We have investigated the interactions of the plant toxin ricin with sinusoidal endothelial rat liver cells (EC). In these cells, ricin can be bound and internalized via either cell surface galactosyl residues or mannose receptors. Binding and uptake via galactosyl residues and mannose receptors was studied in the presence of mannan (1 mg/ml) and lactose (50 mM) respectively.
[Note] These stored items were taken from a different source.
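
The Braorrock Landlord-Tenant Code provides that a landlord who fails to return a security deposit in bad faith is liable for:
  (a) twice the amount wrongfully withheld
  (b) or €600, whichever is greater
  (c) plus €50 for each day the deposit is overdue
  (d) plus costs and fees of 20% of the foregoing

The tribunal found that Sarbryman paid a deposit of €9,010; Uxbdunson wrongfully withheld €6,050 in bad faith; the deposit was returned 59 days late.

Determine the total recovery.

€18,060

Doubled: 2 × €6,050 = €12,100
Minimum €600: €12,100 meets the minimum, no increase.
Late-return penalty: 59 × €50 = €2,950
Damages plus late penalty: €12,100 + €2,950 = €15,050
Costs and fees: 20% of €15,050 = €3,010
Total recovery: €15,050 + €3,010 = €18,060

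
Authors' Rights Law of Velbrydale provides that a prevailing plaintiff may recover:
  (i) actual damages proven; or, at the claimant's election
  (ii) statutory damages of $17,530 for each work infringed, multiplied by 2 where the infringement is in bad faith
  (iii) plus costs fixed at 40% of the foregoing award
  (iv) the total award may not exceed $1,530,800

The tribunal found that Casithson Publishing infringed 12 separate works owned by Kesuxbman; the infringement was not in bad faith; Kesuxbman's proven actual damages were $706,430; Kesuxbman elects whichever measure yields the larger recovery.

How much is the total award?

Statutory damages: 12 × $17,530 = $210,360
Infringement not in bad faith: no ×2 enhancement.
Greater of actual damages ($706,430) or statutory damages ($210,360): $706,430
Costs: 40% of $706,430 = $282,572
Award plus costs: $706,430 + $282,572 = $989,002
Cap at $1,530,800: $989,002 is within the cap, no reduction.

$989,002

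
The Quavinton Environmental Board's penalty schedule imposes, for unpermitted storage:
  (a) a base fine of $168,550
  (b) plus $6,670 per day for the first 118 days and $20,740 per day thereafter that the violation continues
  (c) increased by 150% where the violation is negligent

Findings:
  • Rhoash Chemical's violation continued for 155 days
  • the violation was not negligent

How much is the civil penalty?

$1,722,990

First 118 days: 118 × $6,670 = $787,060
Remaining days: (155 − 118) × $20,740 = $767,380
Per-day component: $787,060 + $767,380 = $1,554,440
Base plus per-day: $168,550 + $1,554,440 = $1,722,990
The violation was not negligent: no 150% increase.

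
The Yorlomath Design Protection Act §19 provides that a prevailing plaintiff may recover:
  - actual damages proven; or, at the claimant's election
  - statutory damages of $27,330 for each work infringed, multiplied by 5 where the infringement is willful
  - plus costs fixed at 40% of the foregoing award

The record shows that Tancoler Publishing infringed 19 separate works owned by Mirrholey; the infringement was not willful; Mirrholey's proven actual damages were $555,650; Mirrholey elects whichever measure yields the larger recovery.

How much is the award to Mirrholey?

$777,910

Statutory damages: 19 × $27,330 = $519,270
Infringement not willful: no ×5 enhancement.
Greater of actual damages ($555,650) or statutory damages ($519,270): $555,650
Costs: 40% of $555,650 = $222,260
Award plus costs: $555,650 + $222,260 = $777,910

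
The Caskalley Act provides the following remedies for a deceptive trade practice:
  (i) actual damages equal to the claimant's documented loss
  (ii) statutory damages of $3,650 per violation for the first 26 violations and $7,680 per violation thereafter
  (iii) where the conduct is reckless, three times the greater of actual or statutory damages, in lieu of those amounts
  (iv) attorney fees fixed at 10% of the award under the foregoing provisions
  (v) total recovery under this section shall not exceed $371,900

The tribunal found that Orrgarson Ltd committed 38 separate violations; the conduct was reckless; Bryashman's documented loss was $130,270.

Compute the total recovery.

$371,900

First 26 violations: 26 × $3,650 = $94,900
Remaining violations: (38 − 26) × $7,680 = $92,160
Statutory damages: $94,900 + $92,160 = $187,060
Greater of actual damages ($130,270) or statutory damages ($187,060): $187,060
Trebled: 3 × $187,060 = $561,180
Attorney fees: 10% of $561,180 = $56,118
Total before cap: $561,180 + $56,118 = $617,298
Cap at $371,900: $617,298 exceeds the cap → $371,900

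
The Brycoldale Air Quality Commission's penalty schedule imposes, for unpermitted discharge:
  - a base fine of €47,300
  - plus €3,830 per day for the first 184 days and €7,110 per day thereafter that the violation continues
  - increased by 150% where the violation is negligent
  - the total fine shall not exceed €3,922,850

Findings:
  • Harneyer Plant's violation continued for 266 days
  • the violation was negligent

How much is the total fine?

First 184 days: 184 × €3,830 = €704,720
Remaining days: (266 − 184) × €7,110 = €583,020
Per-day component: €704,720 + €583,020 = €1,287,740
Base plus per-day: €47,300 + €1,287,740 = €1,335,040
Enhancement: 150% of €1,335,040 = €2,002,560
Enhanced fine: €1,335,040 + €2,002,560 = €3,337,600
Cap at €3,922,850: €3,337,600 is within the cap, no reduction.

€3,337,600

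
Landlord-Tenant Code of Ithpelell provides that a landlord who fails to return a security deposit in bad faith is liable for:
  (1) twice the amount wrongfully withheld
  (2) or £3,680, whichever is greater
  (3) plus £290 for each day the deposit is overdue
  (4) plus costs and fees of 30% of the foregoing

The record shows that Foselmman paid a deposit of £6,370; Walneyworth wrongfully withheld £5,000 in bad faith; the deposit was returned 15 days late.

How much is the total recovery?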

Whereas most of the ricin binding was accounted for by cell surface galactosyl residues, uptake of ricin via mannose receptors was much more efficient than uptake via galactosyl residues. Internalized ricin is subject to extensive retroendocytosis (recycling to the cell surface from an early endocytic compartment). Retroendocytosis occurs after internalization of ricin via either pathway and to a much greater extent than for other glycoproteins taken up via mannose receptors of the EC. Hyperosmolarity (150 mM-sucrose), which is known to inhibit endocytosis from coated pits, strongly inhibited ricin uptake via mannose receptors, but had less effect on uptake via galactosyl residues. This suggests that only part of the galactose-specific uptake takes place from coated pits. Protein synthesis in EC was very sensitive to ricin [concn. causing half-maximal inhibition (IC50) = 1.3 x 10(-13) M]. Mannan was slightly more effective than lactose in protecting the EC protein synthesis from ricin toxicity.